На самом деле, я бы не согласилась с Диной. Мы можем раскрасить лишь видимую оболочку слов, но, по большому счету, страница с напечатанным текстом имеет мало отношения к литературному произведению. Рассказ, роман, стихотворение — это ведь определенным образом организованные и выраженные вербально авторские мысли. Что станет с музыкальной пьесой, если мы сожжем ноты? Ничего — если, конечно, кто-то успел ее запомнить. Разве стихотворение в этом смысле отличается от музыки? Его можно читать вслух, и то, в какие цвета были окрашены слова на странице, утрачивает значение. Следовательно, оно не имело значения и раньше.
Хотя не все так просто, вспомнила я кэрролловские фигурные стихи. И все-таки литературное произведение — это не плоскость, как сама страница. Оно объемно, многомерно, его можно вертеть, играть с ним, разглядывать с разных сторон. В этом виде искусства столько возможностей, но для этого нужно лишь…
***
Вот что мне было нужно! — поняла Морин, толкнув дверь университетского здания и вдохнув теплый вечерний воздух. Как хорошо! «Будто окунаешься», — вспомнила она и рассмеялась от радости. Сможет ли кто-то так вспомнить ее собственные строчки? Ну хоть одну. Это было бы настоящей наградой.
Вот когда начинают рождаться слова! В такт шагам, в такт порывам ветра. Морин пошла пешком до станции, чтобы «нашагать» рассказ. Ей не очень нравилось то, что она написала раньше. Кому нужны рассуждения о природе литературы? Кому интересно читать о том, как именно приходят в голову образы, диалоги, метафоры? Кого привлечет персонаж, едущий в электричке и описывающий зеленым карандашом другой персонаж, тоже, в свою очередь, что-то пишущий? Это походило на пугающе бесконечный коридор, который виден в зеркале, обращенном к другому зеркалу.
Солнце садилось в парк и брызгало сквозь прутья ограды. Не сбавляя шага, Морин зажмурилась — ощутить пульсирование света. Чтобы не сбиться с дороги, она вытянула руку и сыграла глиссандо на прутьях. Шершавые, нагретые солнцем неподатливые струны зазвучали в ее голове, одновременно вспыхивая красным во мраке.
Внезапно ограда кончилась, глиссандо оборвалось на высокой ноте взвизгнувшей машины — Морин едва успела увернуться, душа ушла в пятки от страха — не за себя, за рассказ! Едва достигнув спасительного тротуара, выудила из сумки телефонную гарнитуру, надела ее, словно сбрую, включила диктофон на запись и зашагала, бормоча себе под нос.
***
Музыка в наушниках, кружка с горячим чаем и компьютер на столе — наконец-то дома. Прыгающие буквы послушно перекочевывают из тетрадки на экран монитора, преображаясь, складываясь в ровненькие строчки, и казавшийся неумелым текст вдруг становится внушительным, важным, настоящим — «как в книжке». Может, я не разглядела в полумраке вагона, и рассказ на самом деле хорош? Убаюканная осознанием своей значительности, глажу босой ногой Ньютона, спящего под столом. Вот это же место явно удалось! И это, и это — вожу курсором по строчкам, выделяя для наглядности желтым.

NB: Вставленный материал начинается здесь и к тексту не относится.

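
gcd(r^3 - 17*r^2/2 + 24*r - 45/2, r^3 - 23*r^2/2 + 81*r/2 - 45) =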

Стоп! Как я могла попасть в собственный капкан? Не я ли писала о том, что внешняя оболочка слов ничего не значит? Не глупо ли считать, что тщательно отформатированный в текстовом редакторе рассказ лучше того, что был написан заикающейся ручкой или цветным карандашом в тетради?
И как я могла хотя бы на минуту подумать, что все это — действительно хорошо?..
Из прихожей раздался какой-то звук, и Ньютон с несвойственной ему прытью выдернул свое массивное лохматое туловище из-под стола.
— Ньютон, прекрати. Это, наверное, на лестнице…
Я все-таки встала, чтобы убедиться, что никого нет, и успокоить собаку.
Распахнув дверь в прихожую, я увидела знакомое лицо — гладко зачесанные назад волосы цвета карамели и очки в форме крыльев бабочки.
— Ньютон, дурачок, здесь никого нет. Я же говорила.
Бросив последний взгляд в зеркало, я закрыла дверь.